Reporting of Foreign-Owned U.S. Disregarded Entities May Require Prompt Action
March 27, 2018
By Richard Shapiro
The U.S. limited liability company (“LLC”) has been, for a long time, the entity of choice for multinational business planning. It is a flexible entity which allows for ownership by U.S. nonresidents, and it is a very good example of a hybrid entity taxed either as a flow-through if owned by two or more members, or disregarded for tax purposes, or treated as a taxable C corporation if the appropriate election is made.
This concept of an entity being “disregarded” and thereby transparent for tax purposes caught the attention of the IRS, and in December 2016 Treasury regulations were finalized that changed the LLC as a disregarded entity’s reporting requirements. Beginning in 2017, U.S. disregarded entities that are wholly-owned, directly or “indirectly,” by one foreign person are now treated as domestic corporations for the purpose of reporting, record maintenance and other compliance requirements under IRC Sec. 6038A (“Information With Respect to Certain Foreign-Owned Corporations”).
Previously, compliance with IRC Sec. 6038A only applied to 25% foreign-owned domestic corporations and foreign corporations engaged in a trade or business within the U.S. Since both “direct and indirect” ownership apply to IRC Sec. 6038A reporting, it is important to understand what constitutes “indirect ownership.” Indirect sole ownership is defined as:
- “ownership by one person entirely through one or more other entities disregarded as entities separate from their owners, or
- through one or more grantor trusts, and
- regardless of whether any such disregarded entity or grantor trust is domestic or foreign.”
The above rules apply to taxable years of reporting corporations beginning after December 31, 2016 and ending on or after December 13, 2017. Further, the taxable year of the reporting corporation is deemed to be the same as the foreign owner if the foreign owner has a U.S. income tax or information return filing obligation, or a calendar year tax year if the foreign owner does not have U.S. filing obligations.
Accordingly, entities affected by IRC Sec. 6038A are also required to file IRS Form 5472, to disclose monetary and non-monetary “reportable transactions” with foreign related parties which include the direct or indirect foreign owner. The transaction disclosure rules and coverage are very broad and include sales, assignments, leases, licenses and loans, advances, contribution of tangible or intangible property, and transactions in connection with the formation, dissolution, acquisition and disposition of the entity. For calendar 2017 tax year, the mechanics of Form 5472 reporting are quite simple in that the entity will file a pro forma IRS Form 1120, which is used by U.S. corporations, and include Form 5472 and statements to support transactions as required.

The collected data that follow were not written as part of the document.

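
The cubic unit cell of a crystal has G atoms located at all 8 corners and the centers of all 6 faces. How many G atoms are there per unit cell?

Corner atoms are shared by 8 cells (1/8 each), face atoms by 2 (1/2 each).
Net atoms = 8 × 1/8 + 6 × 1/2 = 1 + 3 = 4.

4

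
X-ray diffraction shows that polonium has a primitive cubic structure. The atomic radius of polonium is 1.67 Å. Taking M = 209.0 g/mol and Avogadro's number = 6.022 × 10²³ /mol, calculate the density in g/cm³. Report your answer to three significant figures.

9.31 g/cm³

In a simple cubic lattice, atoms touch along the cell edge, so a = 2r, giving a = 3.340 Å = 3.340 × 10^-8 cm.
With Z = 1, ρ = Z·M/(N_A·a³) = 1 × 209.0 / (6.022 × 10²³ × 3.726 × 10^-23) = 9.315 g/cm³.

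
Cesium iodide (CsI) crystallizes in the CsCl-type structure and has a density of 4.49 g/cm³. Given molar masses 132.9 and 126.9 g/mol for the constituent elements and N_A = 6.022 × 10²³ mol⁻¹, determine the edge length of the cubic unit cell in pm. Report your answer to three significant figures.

M(CsI) = 259.8 g/mol; Z = 1 formula unit per cell.
a³ = Z·M/(N_A·ρ) = 1 × 259.8 / (6.022 × 10²³ × 4.49) = 9.608 × 10^-23 cm³, so a = 4.580 × 10^-8 cm = 458 pm.

458 pm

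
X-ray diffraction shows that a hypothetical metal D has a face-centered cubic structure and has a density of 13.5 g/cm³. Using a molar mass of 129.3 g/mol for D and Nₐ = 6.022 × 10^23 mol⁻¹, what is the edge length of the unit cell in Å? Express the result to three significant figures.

3.99 Å

With Z = 4 atoms per FCC cell, a³ = Z·M/(N_A·ρ) = 4 × 129.3 / (6.022 × 10²³ × 13.50 g/cm³) = 6.362 × 10^-23 cm³.
a = (6.362 × 10^-23)^(1/3) = 3.992 × 10^-8 cm = 3.99 Å.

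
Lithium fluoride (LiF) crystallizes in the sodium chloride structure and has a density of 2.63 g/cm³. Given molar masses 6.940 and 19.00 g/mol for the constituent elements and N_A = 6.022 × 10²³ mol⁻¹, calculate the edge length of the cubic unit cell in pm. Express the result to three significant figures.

403 pm

M(LiF) = 25.94 g/mol; Z = 4 formula units per cell.
a³ = Z·M/(N_A·ρ) = 4 × 25.94 / (6.022 × 10²³ × 2.63) = 6.551 × 10^-23 cm³, so a = 4.031 × 10^-8 cm = 403 pm.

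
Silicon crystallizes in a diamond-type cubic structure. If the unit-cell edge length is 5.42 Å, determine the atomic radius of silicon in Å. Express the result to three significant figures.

In a diamond cubic lattice, nearest neighbors lie along the body diagonal with √3·a = 8r.
r = √3·a/8 = 1.7321 × 5.42 / 8 = 1.17 Å.

1.17 Å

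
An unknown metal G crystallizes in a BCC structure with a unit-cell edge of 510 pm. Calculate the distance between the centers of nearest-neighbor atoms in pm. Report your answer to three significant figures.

442 pm

In a BCC structure, atoms touch along the body diagonal, so √3·a = 4r; the nearest-neighbor distance equals 2r = 0.8660·a.
d = 0.8660 × 510 = 442 pm.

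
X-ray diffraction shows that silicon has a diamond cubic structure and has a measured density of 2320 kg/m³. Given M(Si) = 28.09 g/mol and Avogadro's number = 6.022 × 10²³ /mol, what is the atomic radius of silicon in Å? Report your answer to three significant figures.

1.18 Å

For a diamond cubic cell (Z = 8), a³ = Z·M/(N_A·ρ) = 8 × 28.09 / (6.022 × 10²³ × 2.320) = 1.608 × 10^-22 cm³, so a = 5.438 × 10^-8 cm = 5.438 Å.
Nearest neighbors lie along the body diagonal with √3·a = 8r, so r = 0.2165 × a = 1.18 Å.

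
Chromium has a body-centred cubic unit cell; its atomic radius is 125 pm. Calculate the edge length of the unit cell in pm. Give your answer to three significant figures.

289 pm

In a BCC lattice, atoms touch along the body diagonal, so √3·a = 4r.
a = 4r/√3 = 4 × 125 / 1.7321 = 289 pm.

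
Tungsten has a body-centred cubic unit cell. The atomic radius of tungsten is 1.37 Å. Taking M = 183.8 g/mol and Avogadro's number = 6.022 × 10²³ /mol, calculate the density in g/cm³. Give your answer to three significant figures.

In a BCC lattice, atoms touch along the body diagonal, so √3·a = 4r, giving a = 3.164 Å = 3.164 × 10^-8 cm.
With Z = 2, ρ = Z·M/(N_A·a³) = 2 × 183.8 / (6.022 × 10²³ × 3.167 × 10^-23) = 19.27 g/cm³.

19.3 g/cm³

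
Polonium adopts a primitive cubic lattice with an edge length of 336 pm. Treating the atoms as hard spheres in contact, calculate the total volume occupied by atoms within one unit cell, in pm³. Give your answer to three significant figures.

1.99 × 10^7 pm³

In a simple cubic lattice atoms touch along the cell edge, so a = 2r, so r = 0.5000a = 168.0 pm.
V_atoms = Z × (4/3)πr³ = 1 × (4/3)π × (168.0)³ = 1.99 × 10^7 pm³.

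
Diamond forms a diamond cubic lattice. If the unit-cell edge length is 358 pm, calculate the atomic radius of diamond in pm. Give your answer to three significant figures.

In a diamond cubic lattice, nearest neighbors lie along the body diagonal with √3·a = 8r.
r = √3·a/8 = 1.7321 × 358 / 8 = 77.5 pm.

77.5 pm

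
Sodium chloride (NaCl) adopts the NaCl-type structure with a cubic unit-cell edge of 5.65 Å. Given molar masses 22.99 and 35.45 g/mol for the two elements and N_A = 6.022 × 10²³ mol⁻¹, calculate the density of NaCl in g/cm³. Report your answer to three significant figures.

2.15 g/cm³

The NaCl-type structure contains Z = 4 formula units per cell; M(NaCl) = 22.99 + 35.45 = 58.44 g/mol.
a³ = (5.650 × 10^-8 cm)³ = 1.804 × 10^-22 cm³.
ρ = 4 × 58.44 / (6.022 × 10²³ × 1.804 × 10^-22) = 2.152 g/cm³.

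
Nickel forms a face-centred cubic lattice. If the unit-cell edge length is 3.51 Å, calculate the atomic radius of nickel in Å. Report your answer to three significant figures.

1.24 Å

In an FCC lattice, atoms touch along the face diagonal, so √2·a = 4r.
r = √2·a/4 = 1.4142 × 3.51 / 4 = 1.24 Å.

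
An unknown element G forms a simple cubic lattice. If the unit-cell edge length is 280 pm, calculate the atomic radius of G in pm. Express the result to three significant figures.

In a simple cubic lattice, atoms touch along the cell edge, so a = 2r.
r = a/2 = 280/2 = 140 pm.

140 pm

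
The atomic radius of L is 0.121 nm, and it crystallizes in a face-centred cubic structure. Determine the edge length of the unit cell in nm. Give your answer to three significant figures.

In an FCC lattice, atoms touch along the face diagonal, so √2·a = 4r.
a = 4r/√2 = 4 × 0.121 / 1.4142 = 0.342 nm.

0.342 nm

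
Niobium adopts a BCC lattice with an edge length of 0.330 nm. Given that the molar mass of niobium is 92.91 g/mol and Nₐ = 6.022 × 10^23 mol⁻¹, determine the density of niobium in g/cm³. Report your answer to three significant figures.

A BCC unit cell contains Z = 2 atoms.
Cell volume: a³ = (0.330 nm)³ = (3.300 × 10^-8 cm)³ = 3.594 × 10^-23 cm³.
ρ = Z·M/(N_A·a³) = 2 × 92.91 / (6.022 × 10²³ × 3.594 × 10^-23) = 8.586 g/cm³.

8.59 g/cm³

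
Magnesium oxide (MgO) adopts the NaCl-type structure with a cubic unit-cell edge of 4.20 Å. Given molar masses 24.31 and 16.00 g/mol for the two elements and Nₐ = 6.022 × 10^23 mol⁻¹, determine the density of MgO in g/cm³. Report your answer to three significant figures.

The NaCl-type structure contains Z = 4 formula units per cell; M(MgO) = 24.31 + 16.00 = 40.31 g/mol.
a³ = (4.200 × 10^-8 cm)³ = 7.409 × 10^-23 cm³.
ρ = 4 × 40.31 / (6.022 × 10²³ × 7.409 × 10^-23) = 3.614 g/cm³.

3.61 g/cm³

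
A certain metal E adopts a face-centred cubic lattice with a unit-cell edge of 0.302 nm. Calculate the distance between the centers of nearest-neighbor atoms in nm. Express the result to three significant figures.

In an FCC structure, atoms touch along the face diagonal, so √2·a = 4r; the nearest-neighbor distance equals 2r = 0.7071·a.
d = 0.7071 × 0.302 = 0.214 nm.

0.214 nm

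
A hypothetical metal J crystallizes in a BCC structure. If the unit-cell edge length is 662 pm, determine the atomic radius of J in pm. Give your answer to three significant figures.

In a BCC lattice, atoms touch along the body diagonal, so √3·a = 4r.
r = √3·a/4 = 1.7321 × 662 / 4 = 287 pm.

287 pm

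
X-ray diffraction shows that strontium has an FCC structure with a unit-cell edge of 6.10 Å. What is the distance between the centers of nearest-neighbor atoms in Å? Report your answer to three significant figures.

4.31 Å

In an FCC structure, atoms touch along the face diagonal, so √2·a = 4r; the nearest-neighbor distance equals 2r = 0.7071·a.
d = 0.7071 × 6.10 = 4.31 Å.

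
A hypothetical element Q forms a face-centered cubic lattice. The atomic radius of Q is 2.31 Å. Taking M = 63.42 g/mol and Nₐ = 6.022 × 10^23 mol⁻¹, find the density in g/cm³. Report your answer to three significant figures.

In an FCC lattice, atoms touch along the face diagonal, so √2·a = 4r, giving a = 6.534 Å = 6.534 × 10^-8 cm.
With Z = 4, ρ = Z·M/(N_A·a³) = 4 × 63.42 / (6.022 × 10²³ × 2.789 × 10^-22) = 1.510 g/cm³.

1.51 g/cm³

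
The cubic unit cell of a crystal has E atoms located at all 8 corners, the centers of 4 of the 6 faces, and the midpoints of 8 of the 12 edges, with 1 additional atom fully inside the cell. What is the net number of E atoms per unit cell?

6

Corner atoms are shared by 8 cells (1/8 each), face atoms by 2 (1/2 each), edge atoms by 4 (1/4 each), interior atoms are unshared.
Net atoms = 8 × 1/8 + 4 × 1/2 + 8 × 1/4 + 1 = 1 + 2 + 2 + 1 = 6.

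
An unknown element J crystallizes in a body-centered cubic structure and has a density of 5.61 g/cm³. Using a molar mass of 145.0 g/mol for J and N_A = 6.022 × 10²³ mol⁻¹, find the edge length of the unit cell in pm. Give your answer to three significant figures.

441 pm

With Z = 2 atoms per BCC cell, a³ = Z·M/(N_A·ρ) = 2 × 145.0 / (6.022 × 10²³ × 5.610 g/cm³) = 8.584 × 10^-23 cm³.
a = (8.584 × 10^-23)^(1/3) = 4.411 × 10^-8 cm = 441 pm.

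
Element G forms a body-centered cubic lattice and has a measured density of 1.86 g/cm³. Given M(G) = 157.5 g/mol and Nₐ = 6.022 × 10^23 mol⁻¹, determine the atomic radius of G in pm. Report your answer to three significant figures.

284 pm

For a BCC cell (Z = 2), a³ = Z·M/(N_A·ρ) = 2 × 157.5 / (6.022 × 10²³ × 1.860) = 2.812 × 10^-22 cm³, so a = 6.552 × 10^-8 cm = 655.2 pm.
Atoms touch along the body diagonal, so √3·a = 4r, so r = 0.4330 × a = 284 pm.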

IRS Forms 5472 and 1120 and supporting statements are to be remitted to the IRS, via fax or mail, on or before April 17, 2018. Presently there is no opportunity to efile the Form 5472 and accompanying Form 1120 for these disregarded entities and the filings can be extended by using IRS Form 7004. The instructions to Forms 5472 and 7004 describe the specific requirements for filing, including the limited information required on Form 1120.
Further, the instructions to Form 5472 provide that a reportable corporation is not required to file Form 5472 if a U.S. person that controls the foreign related corporation files Form 5471 (“Information Return of U.S. Persons With Respect to Certain Foreign Corporations”) and provides reportable transactions between the reporting corporation and the related party on that form (Schedule M). However, this exception does NOT apply to foreign-owned U.S. disregarded entities. Similarly, the final regulations under IRC Sec. 6038A exclude a foreign-owned U.S. disregarded entity from certain exceptions to IRC Sec. 6038A record maintenance requirements (less than $10,000,000 in gross receipts, not more than $5,000,000 of reportable related party transactions that are less than 10% of U.S. gross income).
Observation: To satisfy the disregarded entity requirement, both the entity and the foreign owner will need to include U.S. identification numbers. It is also worth mentioning that these regulations do not affect the disregarded entity’s classification for other purposes.
Failure to timely file Form 5472 (and failure to maintain required records) will result in a $10,000 penalty assessed on the reporting corporation, with additional penalties imposed if the failure continues for more than 90 days after notification by the IRS. In addition, criminal penalties may also apply for failure to submit information or for filing false or fraudulent information; accordingly, noncompliance can be rather expensive. Looking ahead for tax years beginning after December 31, 2017, the penalty increases from $10,000 to $25,000 for each return required to be filed.